Я говорю: «Ты что, совсем сдурел?»
Он смотрит на меня и говорит: «Прочитайте».
Я опускаю глаза на эти бумажки и все равно ничего не могу понять. Какие-то цифры, какие-то там статьи.
Я говорю: «Зачем ты мне это дал? Зачем ты ударил девочку?»
А он опять говорит: «Прочитайте».
И тогда я начинаю читать. И постепенно мне становится ясно, что эти бумаги все про нее.
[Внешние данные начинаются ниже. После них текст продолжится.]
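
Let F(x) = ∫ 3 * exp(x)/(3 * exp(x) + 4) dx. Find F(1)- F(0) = -log(7) + log(4 + 3*E)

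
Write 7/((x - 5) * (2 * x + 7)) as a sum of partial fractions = -14/(17*(2*x + 7)) + 7/(17*(x - 5))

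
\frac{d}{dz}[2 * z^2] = 4*z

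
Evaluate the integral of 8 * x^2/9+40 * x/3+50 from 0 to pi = -125 + (2*pi/3 + 5)^3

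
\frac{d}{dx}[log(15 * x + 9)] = 5/(5*x + 3)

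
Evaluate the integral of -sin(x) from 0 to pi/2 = -1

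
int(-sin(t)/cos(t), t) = log(cos(t)) + C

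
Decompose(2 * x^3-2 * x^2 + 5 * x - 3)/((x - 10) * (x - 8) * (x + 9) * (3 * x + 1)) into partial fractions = -67/(10075*(3*x + 1)) + 834/(4199*(x + 9)) - 933/(850*(x - 8)) + 1847/(1178*(x - 10))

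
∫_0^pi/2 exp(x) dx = -1 + exp(pi/2)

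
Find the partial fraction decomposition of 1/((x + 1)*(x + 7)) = -1/(6*(x + 7)) + 1/(6*(x + 1))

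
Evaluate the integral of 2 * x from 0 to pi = pi^2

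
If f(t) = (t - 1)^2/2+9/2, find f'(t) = t - 1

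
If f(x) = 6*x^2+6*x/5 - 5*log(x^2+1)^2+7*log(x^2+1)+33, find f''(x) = (12*x^4 + 20*x^2*log(x^2 + 1) - 30*x^2 - 20*log(x^2 + 1) + 26)/(x^4 + 2*x^2 + 1)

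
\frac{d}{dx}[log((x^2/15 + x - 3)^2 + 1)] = (4*x^3 + 90*x^2 + 270*x - 1350)/(x^4 + 30*x^3 + 135*x^2 - 1350*x + 2250)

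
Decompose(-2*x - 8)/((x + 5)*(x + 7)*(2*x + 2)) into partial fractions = 1/(4*(x + 7)) - 1/(8*(x + 5)) - 1/(8*(x + 1))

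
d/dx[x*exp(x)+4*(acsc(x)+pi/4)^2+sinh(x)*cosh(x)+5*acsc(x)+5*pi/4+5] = (x^3*sqrt(1 - 1/x^2)*exp(x) + x^2*sqrt(1 - 1/x^2)*exp(x) + 2*x^2*sqrt(1 - 1/x^2)*sinh(x)^2 + x^2*sqrt(1 - 1/x^2) - 8*acsc(x) - 2*pi - 5)/(x^2*sqrt(1 - 1/x^2))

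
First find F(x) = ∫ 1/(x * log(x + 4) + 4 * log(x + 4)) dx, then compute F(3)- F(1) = -log(log(5)) + log(log(7))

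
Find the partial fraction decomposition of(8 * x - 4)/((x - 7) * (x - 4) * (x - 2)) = 6/(5*(x - 2)) - 14/(3*(x - 4)) + 52/(15*(x - 7))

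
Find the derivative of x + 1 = 1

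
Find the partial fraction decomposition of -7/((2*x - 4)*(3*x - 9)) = 7/(6*(x - 2)) - 7/(6*(x - 3))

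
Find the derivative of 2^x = 2^x*log(2)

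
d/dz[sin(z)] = cos(z)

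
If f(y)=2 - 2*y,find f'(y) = -2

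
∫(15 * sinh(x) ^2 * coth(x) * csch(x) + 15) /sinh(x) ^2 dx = -15*coth(x) - 15*csch(x) + C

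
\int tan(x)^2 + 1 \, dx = tan(x) + C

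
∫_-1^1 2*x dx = 0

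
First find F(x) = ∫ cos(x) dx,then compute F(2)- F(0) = sin(2)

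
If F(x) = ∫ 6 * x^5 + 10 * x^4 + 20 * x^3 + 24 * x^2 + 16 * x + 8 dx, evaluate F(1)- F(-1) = 36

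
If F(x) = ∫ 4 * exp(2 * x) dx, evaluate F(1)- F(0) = 2*E*(E - exp(-1))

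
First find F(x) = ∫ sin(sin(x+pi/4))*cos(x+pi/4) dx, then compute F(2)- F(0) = -cos(sin(pi/4 + 2)) + cos(sqrt(2)/2)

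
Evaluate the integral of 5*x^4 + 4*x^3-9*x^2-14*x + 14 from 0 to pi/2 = (-1 + pi/2)^3*(2 + (pi/2 + 2)^2) + 6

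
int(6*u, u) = 3*u^2 + C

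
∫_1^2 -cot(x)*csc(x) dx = -csc(1) + csc(2)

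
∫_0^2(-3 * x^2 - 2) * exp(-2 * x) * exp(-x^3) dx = -1 + exp(-12)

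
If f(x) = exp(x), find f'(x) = exp(x)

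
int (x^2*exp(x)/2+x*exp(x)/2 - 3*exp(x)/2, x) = (x^2 - x - 2)*exp(x)/2 + C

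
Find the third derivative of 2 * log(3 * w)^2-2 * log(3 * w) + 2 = (8*log(w) - 16 + 8*log(3))/w^3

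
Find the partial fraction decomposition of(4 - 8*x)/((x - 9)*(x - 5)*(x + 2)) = 20/(77*(x + 2)) + 9/(7*(x - 5)) - 17/(11*(x - 9))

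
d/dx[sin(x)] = cos(x)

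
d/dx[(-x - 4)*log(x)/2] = (-x*log(x) - x - 4)/(2*x)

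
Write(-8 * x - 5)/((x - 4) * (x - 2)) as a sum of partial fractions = 21/(2*(x - 2)) - 37/(2*(x - 4))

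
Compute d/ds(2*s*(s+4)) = 4*s + 8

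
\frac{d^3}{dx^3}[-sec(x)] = (1 - 6/cos(x)^2)*sin(x)/cos(x)^2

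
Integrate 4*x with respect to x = 2*x^2 + C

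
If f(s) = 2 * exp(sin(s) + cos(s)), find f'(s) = 2*sqrt(2)*exp(sin(s))*exp(cos(s))*cos(s + pi/4)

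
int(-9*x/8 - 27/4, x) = -9*x^2/16 - 27*x/4 + C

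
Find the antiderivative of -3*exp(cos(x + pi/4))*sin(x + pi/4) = 3*exp(cos(x + pi/4)) + C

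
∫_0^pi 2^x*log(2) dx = -1 + 2^pi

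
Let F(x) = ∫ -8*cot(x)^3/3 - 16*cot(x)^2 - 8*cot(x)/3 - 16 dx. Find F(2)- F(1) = -16/tan(1) + 16/tan(2) - 4/(3*tan(1)^2) + 4/(3*tan(2)^2)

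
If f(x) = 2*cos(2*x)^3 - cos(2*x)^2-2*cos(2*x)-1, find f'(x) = 8*(-12*sin(x)^4 + 10*sin(x)^2 - 1)*sin(x)*cos(x)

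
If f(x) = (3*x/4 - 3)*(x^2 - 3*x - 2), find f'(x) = 9*x^2/4 - 21*x/2 + 15/2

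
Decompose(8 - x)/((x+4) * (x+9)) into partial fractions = -17/(5*(x + 9)) + 12/(5*(x + 4))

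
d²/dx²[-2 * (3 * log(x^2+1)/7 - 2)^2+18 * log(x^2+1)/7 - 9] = (72*x^2*log(x^2 + 1) - 732*x^2 - 72*log(x^2 + 1) + 588)/(49*x^4 + 98*x^2 + 49)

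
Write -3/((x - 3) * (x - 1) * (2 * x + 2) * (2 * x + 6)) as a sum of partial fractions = 1/(64*(x + 3)) - 3/(64*(x + 1)) + 3/(64*(x - 1)) - 1/(64*(x - 3))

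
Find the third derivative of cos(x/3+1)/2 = sin(x/3 + 1)/54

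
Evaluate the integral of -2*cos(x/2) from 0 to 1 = -4*sin(1/2)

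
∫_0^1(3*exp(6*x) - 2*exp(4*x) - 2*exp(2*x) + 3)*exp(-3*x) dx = -exp(-1) + E + (E - exp(-1))^3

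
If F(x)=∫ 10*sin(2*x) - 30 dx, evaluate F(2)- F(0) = -55 - 5*cos(4)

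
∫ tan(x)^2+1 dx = tan(x) + C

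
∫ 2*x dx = x^2 + C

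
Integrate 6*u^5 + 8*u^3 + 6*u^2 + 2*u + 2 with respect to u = u^6 + 2*u^4 + 2*u^3 + u^2 + 2*u + C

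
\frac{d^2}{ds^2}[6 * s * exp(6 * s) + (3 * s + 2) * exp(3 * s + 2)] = 216*s*exp(6*s) + 27*s*exp(3*s + 2) + 72*exp(6*s) + 36*exp(3*s + 2)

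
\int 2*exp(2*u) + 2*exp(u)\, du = (exp(u) + 1)^2 + C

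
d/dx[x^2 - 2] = 2*x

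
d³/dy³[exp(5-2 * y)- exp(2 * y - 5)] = (-8*exp(4*y - 10) - 8)*exp(5 - 2*y)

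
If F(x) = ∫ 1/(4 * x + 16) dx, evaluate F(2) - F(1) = -log(5)/4 + log(6)/4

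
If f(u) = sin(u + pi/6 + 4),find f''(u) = -sin(u + pi/6 + 4)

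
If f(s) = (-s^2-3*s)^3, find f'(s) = -6*s^5 - 45*s^4 - 108*s^3 - 81*s^2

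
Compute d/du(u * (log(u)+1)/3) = log(u)/3 + 2/3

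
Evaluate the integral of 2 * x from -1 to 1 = 0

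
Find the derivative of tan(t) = cos(t)^(-2)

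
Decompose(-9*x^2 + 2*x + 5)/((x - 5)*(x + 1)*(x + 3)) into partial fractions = -41/(8*(x + 3)) + 1/(2*(x + 1)) - 35/(8*(x - 5))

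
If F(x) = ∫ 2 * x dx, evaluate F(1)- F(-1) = 0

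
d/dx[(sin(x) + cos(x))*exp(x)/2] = exp(x)*cos(x)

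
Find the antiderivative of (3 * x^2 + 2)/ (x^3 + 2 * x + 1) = log(x^3 + 2*x + 1) + C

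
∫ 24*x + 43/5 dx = 12*x^2 + 43*x/5 + C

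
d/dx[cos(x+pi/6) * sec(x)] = -sin(x + pi/6)*sec(x) + cos(x + pi/6)*tan(x)*sec(x)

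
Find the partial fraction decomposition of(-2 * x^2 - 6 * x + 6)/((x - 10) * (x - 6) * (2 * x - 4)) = -7/(32*(x - 2)) + 51/(16*(x - 6)) - 127/(32*(x - 10))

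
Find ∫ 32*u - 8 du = 16*u^2 - 8*u + C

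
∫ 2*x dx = x^2 + C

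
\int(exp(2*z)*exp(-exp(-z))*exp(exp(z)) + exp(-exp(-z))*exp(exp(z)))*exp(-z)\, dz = exp(2*sinh(z)) + C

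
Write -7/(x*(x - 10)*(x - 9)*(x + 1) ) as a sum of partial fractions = 7/(110*(x + 1)) + 7/(90*(x - 9)) - 7/(110*(x - 10)) - 7/(90*x)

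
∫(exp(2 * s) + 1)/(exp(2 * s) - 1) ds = log(sinh(s)) + C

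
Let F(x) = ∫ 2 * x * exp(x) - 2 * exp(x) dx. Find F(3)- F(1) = 2*E + 2*exp(3)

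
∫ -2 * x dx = -x^2 + C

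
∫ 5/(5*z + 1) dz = log(10*z + 2) + C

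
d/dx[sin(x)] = cos(x)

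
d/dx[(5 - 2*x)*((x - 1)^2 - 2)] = -6*x^2 + 18*x - 8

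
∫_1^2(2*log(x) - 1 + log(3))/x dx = (-1 + log(2))*log(6) + log(3)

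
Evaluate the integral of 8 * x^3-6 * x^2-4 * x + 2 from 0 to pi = (-1 + pi)^2*(2*pi + 2*pi^2)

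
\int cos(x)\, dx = sin(x) + C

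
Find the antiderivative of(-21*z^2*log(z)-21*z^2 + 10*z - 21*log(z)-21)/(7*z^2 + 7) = -3*z*log(z) + 5*log(z^2 + 1)/7 + C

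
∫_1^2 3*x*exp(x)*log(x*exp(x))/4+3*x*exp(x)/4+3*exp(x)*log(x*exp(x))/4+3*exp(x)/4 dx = -3*E/4 + 3*(log(2) + 2)*exp(2)/2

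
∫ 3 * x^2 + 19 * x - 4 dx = x^3 + 19*x^2/2 - 4*x + C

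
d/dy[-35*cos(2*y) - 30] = 70*sin(2*y)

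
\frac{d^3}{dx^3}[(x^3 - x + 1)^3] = 504*x^6 - 630*x^4 + 360*x^3 + 180*x^2 - 144*x + 12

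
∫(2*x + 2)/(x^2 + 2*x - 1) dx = log(-3*x^2 - 6*x + 3) + C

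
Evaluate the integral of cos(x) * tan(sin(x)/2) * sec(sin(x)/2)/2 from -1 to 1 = 0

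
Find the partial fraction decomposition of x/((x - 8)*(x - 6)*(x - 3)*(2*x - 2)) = -1/(140*(x - 1)) + 1/(20*(x - 3)) - 1/(10*(x - 6)) + 2/(35*(x - 8))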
И там написано, что у нее мать алкоголичка и ей нужен нормальный уход. И по закону она не может быть ее мамой. И значит, за ней должен присматривать кто-то другой. А у ее отца нет этой возможности, потому что он – безработный.
Я говорю: «Подожди, подожди. Ты что, от нее отказаться решил?»
А он смотрит на меня и говорит: «Зато проблем больше не будет. Ну какая из вашей Татьяны мачеха?»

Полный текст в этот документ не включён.